How much help they can expect from you

Whether you plan on pitching in for expenses or expect your freshman to stand on his or her own two feet, it’s important to be clear from the outset how much you can help. Discuss what you’ll be able to contribute, and set up a system for doing so.

“It’s better to set up a budget with a regular allowance distributed either by month or semester rather than simply doling out money as things come up,” says Karen Levin Coburn, co-author of “Letting Go: A Parents’ Guide to Understanding the College Years.” “That way, the student learns about budgeting and keeping track of expenses.”

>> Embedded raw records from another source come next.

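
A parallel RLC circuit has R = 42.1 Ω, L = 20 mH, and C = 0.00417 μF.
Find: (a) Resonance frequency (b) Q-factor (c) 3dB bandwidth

Step 1 — Resonance: ω₀ = 1/√(LC) = 1/√(0.02·4.17e-09) = 1.095e+05 rad/s.
Step 2 — f₀ = ω₀/(2π) = 1.743e+04 Hz.
Step 3 — Parallel Q: Q = R/(ω₀L) = 42.1/(1.095e+05·0.02) = 0.01922.
Step 4 — Bandwidth: Δω = ω₀/Q = 5.696e+06 rad/s; BW = Δω/(2π) = 9.066e+05 Hz.

(a) f₀ = 1.743e+04 Hz  (b) Q = 0.01922  (c) BW = 9.066e+05 Hz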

What to do if they get in a financial pinch

College students need space to make mistakes and practice picking themselves up again. But it also helps to have a playbook for when things aren’t going their way. Talk to your child about what to do if they make mistakes like overspending or forgetting to pay their bills. What are their options if they run out of money? What steps can they take to get back on track?

Above all, keep the lines of communication open. When finances go awry, you want to hear about it while the problem is still small—not after it’s had time to snowball.

“Frank discussions about family finances can go a long way toward establishing mutual understanding and realistic expectations for students and parents alike,” Coburn says.